The most significant talent development challenges after mergers and acquisitions

Here are the challenges that talent development specialists are working on to mitigate the risks of losing top talent after M&As:

  1. Losing top talent

    After an M&A, the managerial positions are the first to become redundant, and people who have been in a company enough to get a leadership position know this. These people are usually top talents and therefore highly sought after on the job market. Many might not even leave for fear of being let go, but they do not want to deal with management change after a merger.

    This is especially concerning in today's workforce crisis. All companies are fighting over highly skilled employees and the recent global crisis has rendered proficient leaders in high demand. While it may be challenging to advocate investing in a talent retention program right after an M&A, it is also imperative to direct resources towards one.


    Read more: The best 3 strategies on retaining top talent


  2. Redundancy concerns

    The scenario in which all employees from both companies stay on, with the same leadership structure, is almost utopic. It would also be highly counterproductive and lead to demotivation and low efficiency.

    One of the challenges talent development executives face is to partner with existing and future management and set the guidelines for establishing which employees will be retained. Often, the criteria will not be talent, merit, performance, or experience, but the new management choosing to keep on their own employees. These highly uncomfortable conversations are nonetheless essential to a smoother integration.

  3. Flawed communication

    As I’ve already mentioned, M&As are usually kept secret and announced once completed. This, of course, is not comfortable for employees. There's usually surprise (not altogether pleasant) and confusion.

    While the financial aspects are negotiated and clear in the contracts, what happens after and who will be in charge is still up in the air. With a lack of an apparent new leadership structure, it isn't easy to know even who to ask for more information or be confident that they will be able to share it. This is tricky because good organizational communication needs to be clear, transparent, and to the point. All three are tough to achieve in the confusing context of a recent M&A.


    Read more: Trust: the superglue your organization needs


  4. Different L&D approaches

    As is the case with most departments after an M&A, the L&D function will also be doubled once two companies become one. The differences in their approaches may be vast, with one company preferring in-person training and the other focusing on self-directed learning through their learning platform.

    Aligning divergent learning strategies is a rather tall order. There are several factors to be taken into account, such as the organizational culture of the two entities, the employee demographics and the learning programs that were previously deployed. Costs and choosing the most effective options are always of concern.

  5. Merging organizational cultures

    If history taught us anything about colonialism is that the clashing of two cultures is complicated — to say the least. While it has significantly smaller proportions, an M&A is usually similar to this: two different entities with one having the upper hand due either to its size or its financial power.

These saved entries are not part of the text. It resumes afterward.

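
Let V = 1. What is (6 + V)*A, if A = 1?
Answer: 7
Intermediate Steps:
(6 + V)*A = (6 + 1)*1 = 7*1 = 7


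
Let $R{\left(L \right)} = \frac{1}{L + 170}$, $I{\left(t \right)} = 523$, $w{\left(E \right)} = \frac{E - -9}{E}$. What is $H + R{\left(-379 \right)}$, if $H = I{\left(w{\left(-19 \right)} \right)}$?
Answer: $\frac{109306}{209} \approx 523.0$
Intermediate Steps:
$w{\left(E \right)} = \frac{9 + E}{E}$ ($w{\left(E \right)} = \frac{E + 9}{E} = \frac{9 + E}{E}$)
$R{\left(L \right)} = \frac{1}{170 + L}$
$H = 523$
$H + R{\left(-379 \right)} = 523 + \frac{1}{170 - 379} = 523 + \frac{1}{-209} = 523 - \frac{1}{209} = \frac{109306}{209}$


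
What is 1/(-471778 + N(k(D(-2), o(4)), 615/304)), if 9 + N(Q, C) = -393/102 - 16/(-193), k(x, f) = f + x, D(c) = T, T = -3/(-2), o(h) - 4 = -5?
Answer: -6562/3095891033 ≈ -2.1196e-6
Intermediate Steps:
o(h) = -1 (o(h) = 4 - 5 = -1)
T = 3/2 (T = -3*(-1/2) = 3/2 ≈ 1.5000)
D(c) = 3/2
N(Q, C) = -83797/6562 (N(Q, C) = -9 + (-393/102 - 16/(-193)) = -9 + (-393*1/102 - 16*(-1/193)) = -9 + (-131/34 + 16/193) = -9 - 24739/6562 = -83797/6562)
1/(-471778 + N(k(D(-2), o(4)), 615/304)) = 1/(-471778 - 83797/6562) = 1/(-3095891033/6562) = -6562/3095891033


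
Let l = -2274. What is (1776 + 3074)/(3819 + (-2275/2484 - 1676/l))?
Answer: 4565964600/3595175723 ≈ 1.2700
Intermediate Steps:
(1776 + 3074)/(3819 + (-2275/2484 - 1676/l)) = (1776 + 3074)/(3819 + (-2275/2484 - 1676/(-2274))) = 4850/(3819 + (-2275*1/2484 - 1676*(-1/2274))) = 4850/(3819 + (-2275/2484 + 838/1137)) = 4850/(3819 - 168361/941436) = 4850/(3595175723/941436) = 4850*(941436/3595175723) = 4565964600/3595175723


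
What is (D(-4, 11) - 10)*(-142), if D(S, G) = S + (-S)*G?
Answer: -4260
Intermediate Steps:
D(S, G) = S - G*S
(D(-4, 11) - 10)*(-142) = (-4*(1 - 1*11) - 10)*(-142) = (-4*(1 - 11) - 10)*(-142) = (-4*(-10) - 10)*(-142) = (40 - 10)*(-142) = 30*(-142) = -4260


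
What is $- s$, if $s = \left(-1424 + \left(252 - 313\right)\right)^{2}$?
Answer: $-2205225$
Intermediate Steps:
$s = 2205225$ ($s = \left(-1424 - 61\right)^{2} = \left(-1485\right)^{2} = 2205225$)
$- s = \left(-1\right) 2205225 = -2205225$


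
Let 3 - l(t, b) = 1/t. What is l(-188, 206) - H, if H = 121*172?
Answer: -3912091/188 ≈ -20809.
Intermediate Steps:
H = 20812
l(t, b) = 3 - 1/t
l(-188, 206) - H = (3 - 1/(-188)) - 1*20812 = (3 - 1*(-1/188)) - 20812 = (3 + 1/188) - 20812 = 565/188 - 20812 = -3912091/188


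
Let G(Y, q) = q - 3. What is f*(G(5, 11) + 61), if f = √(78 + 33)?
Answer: 69*√111 ≈ 726.96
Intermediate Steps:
G(Y, q) = -3 + q
f = √111 ≈ 10.536
f*(G(5, 11) + 61) = √111*((-3 + 11) + 61) = √111*(8 + 61) = √111*69 = 69*√111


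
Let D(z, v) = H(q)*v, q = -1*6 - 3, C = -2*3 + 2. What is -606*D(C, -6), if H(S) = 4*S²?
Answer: 1178064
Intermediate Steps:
C = -4 (C = -6 + 2 = -4)
q = -9 (q = -6 - 3 = -9)
D(z, v) = 324*v (D(z, v) = (4*(-9)²)*v = (4*81)*v = 324*v)
-606*D(C, -6) = -196344*(-6) = -606*(-1944) = 1178064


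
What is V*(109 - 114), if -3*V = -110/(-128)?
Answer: 275/192 ≈ 1.4323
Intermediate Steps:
V = -55/192 (V = -(-110)/(3*(-128)) = -(-110)*(-1)/(3*128) = -1/3*55/64 = -55/192 ≈ -0.28646)
V*(109 - 114) = -55*(109 - 114)/192 = -55/192*(-5) = 275/192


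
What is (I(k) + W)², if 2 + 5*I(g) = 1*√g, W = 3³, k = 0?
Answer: 17689/25 ≈ 707.56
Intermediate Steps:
W = 27
I(g) = -⅖ + √g/5 (I(g) = -⅖ + (1*√g)/5 = -⅖ + √g/5)
(I(k) + W)² = ((-⅖ + √0/5) + 27)² = ((-⅖ + (⅕)*0) + 27)² = ((-⅖ + 0) + 27)² = (-⅖ + 27)² = (133/5)² = 17689/25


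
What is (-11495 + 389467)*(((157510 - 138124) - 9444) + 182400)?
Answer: 72699890424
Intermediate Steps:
(-11495 + 389467)*(((157510 - 138124) - 9444) + 182400) = 377972*((19386 - 9444) + 182400) = 377972*(9942 + 182400) = 377972*192342 = 72699890424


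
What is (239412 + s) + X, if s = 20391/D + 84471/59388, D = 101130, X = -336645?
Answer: -32442374545199/333661580 ≈ -97231.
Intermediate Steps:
s = 541862941/333661580 (s = 20391/101130 + 84471/59388 = 20391*(1/101130) + 84471*(1/59388) = 6797/33710 + 28157/19796 = 541862941/333661580 ≈ 1.6240)
(239412 + s) + X = (239412 + 541862941/333661580) - 336645 = 79883128053901/333661580 - 336645 = -32442374545199/333661580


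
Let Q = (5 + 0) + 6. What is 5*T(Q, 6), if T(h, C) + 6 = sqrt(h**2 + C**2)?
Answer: -30 + 5*sqrt(157) ≈ 32.650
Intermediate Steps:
Q = 11 (Q = 5 + 6 = 11)
T(h, C) = -6 + sqrt(C**2 + h**2) (T(h, C) = -6 + sqrt(h**2 + C**2) = -6 + sqrt(C**2 + h**2))
5*T(Q, 6) = 5*(-6 + sqrt(6**2 + 11**2)) = 5*(-6 + sqrt(36 + 121)) = 5*(-6 + sqrt(157)) = -30 + 5*sqrt(157)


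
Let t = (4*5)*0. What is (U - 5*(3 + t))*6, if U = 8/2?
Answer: -66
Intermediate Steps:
U = 4 (U = 8*(½) = 4)
t = 0 (t = 20*0 = 0)
(U - 5*(3 + t))*6 = (4 - 5*(3 + 0))*6 = (4 - 5*3)*6 = (4 - 15)*6 = -11*6 = -66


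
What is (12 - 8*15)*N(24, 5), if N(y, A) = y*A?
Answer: -12960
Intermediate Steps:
N(y, A) = A*y
(12 - 8*15)*N(24, 5) = (12 - 8*15)*(5*24) = (12 - 120)*120 = -108*120 = -12960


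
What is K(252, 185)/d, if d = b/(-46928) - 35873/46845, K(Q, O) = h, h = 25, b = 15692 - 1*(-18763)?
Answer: -54958554000/3297492619 ≈ -16.667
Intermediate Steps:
b = 34455 (b = 15692 + 18763 = 34455)
K(Q, O) = 25
d = -3297492619/2198342160 (d = 34455/(-46928) - 35873/46845 = 34455*(-1/46928) - 35873*1/46845 = -34455/46928 - 35873/46845 = -3297492619/2198342160 ≈ -1.5000)
K(252, 185)/d = 25/(-3297492619/2198342160) = 25*(-2198342160/3297492619) = -54958554000/3297492619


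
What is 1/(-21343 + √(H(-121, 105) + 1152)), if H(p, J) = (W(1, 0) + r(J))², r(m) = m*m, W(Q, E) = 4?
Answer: -21343/333883656 - √121639993/333883656 ≈ -9.6956e-5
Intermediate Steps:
r(m) = m²
H(p, J) = (4 + J²)²
1/(-21343 + √(H(-121, 105) + 1152)) = 1/(-21343 + √((4 + 105²)² + 1152)) = 1/(-21343 + √((4 + 11025)² + 1152)) = 1/(-21343 + √(11029² + 1152)) = 1/(-21343 + √(121638841 + 1152)) = 1/(-21343 + √121639993)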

    The situation is even more complicated if the two companies are also from different countries with significant cultural differences and management styles. The talent development function needs to consider this and plan to adapt to diversity.


    Read more: What to do about your organizational culture after the crisis


Conclusion

M&As are widespread, and companies all over the globe strive to find the right solutions for managing such considerable changes. Talent development teams play a significant role in the process, and they need to be given a seat at the table sooner rather than later to address the many challenges ahead.